Her eyes did not leave his face. “Oh, nothing but burned beggars there. Dangerous for a cute one like you, even if you are too skinny.”
“I’m looking for someone.”
She nodded and looked around the room. The man with the blue scarf coughed, sounding loud and juicy. He seemed not to ever run out of breath.
As though telling him about the amenities of the shelter, she said, “Kenny has a tight collar. Holds anything.”
Parker leaned back in his metal folding chair and looked down at the dog nudging his knees apart under the table. He shook his head at Kenny, and looked up at Sylvia as he put a twenty under the dog’s old, red collar, but she wouldn’t meet his eyes.
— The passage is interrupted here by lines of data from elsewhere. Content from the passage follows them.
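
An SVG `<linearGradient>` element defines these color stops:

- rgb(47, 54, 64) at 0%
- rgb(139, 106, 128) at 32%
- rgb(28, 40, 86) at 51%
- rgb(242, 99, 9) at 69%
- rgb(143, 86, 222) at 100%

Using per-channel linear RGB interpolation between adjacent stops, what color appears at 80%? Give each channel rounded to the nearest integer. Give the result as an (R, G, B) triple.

80% lies between the 69% and 100% stops, so the local fraction is t = (80 − 69)/(100 − 69) = 11/31 ≈ 0.3548.
R = 242 + 0.3548 × (143 − 242) = 206.875 → 207
G = 99 + 0.3548 × (86 − 99) = 94.388 → 94
B = 9 + 0.3548 × (222 − 9) = 84.572 → 85

(207, 94, 85)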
Kenny slipped away.
“You go up to Little Point. There’s an old subway entrance that’s all boarded up. You have to go past it into the street behind. Looks like an alley, but a car can fit. Go in the third wood door on your left. Go down the hall and out the back door and you are in Knockout.” She reached under the table and petted Kenny, and then looked at Parker with her eyelids still twitching. “I think you’re a nice man. You were nice to my little dog, otherwise I’d tell you it was somewhere else and you’d end up with an ass kicking.”
Parker went home and opened three windows. He could hear cars humming by and the occasional squealing wheels. It amazed him that as many
times as he heard near-accidents, he never did hear the soft thuck-craaack of car metals meeting. He thought about Cleo, about what Kindred had said about her, and then wondered about Kindred. He wasn’t fourteen, Parker thought. What else had the man lied about?
He sighed, thinking that Knockout was his only lead, as weak as it was. He stretched out on his couch and looked up at the window behind the cushions. The sky was as blue as it was at the shore. He smiled, thinking of a white sun dress Missy had worn the last time they were at the beach together. Within minutes, he was asleep, and did not hear the mews of the gray cat that had joined him at the windowsill again. The small cat stuck its nails into the screen and pulled them out, as though stitching strings made of metal. He meowed again, ending with a touch of howl, but the person who opened his windows did not wake up.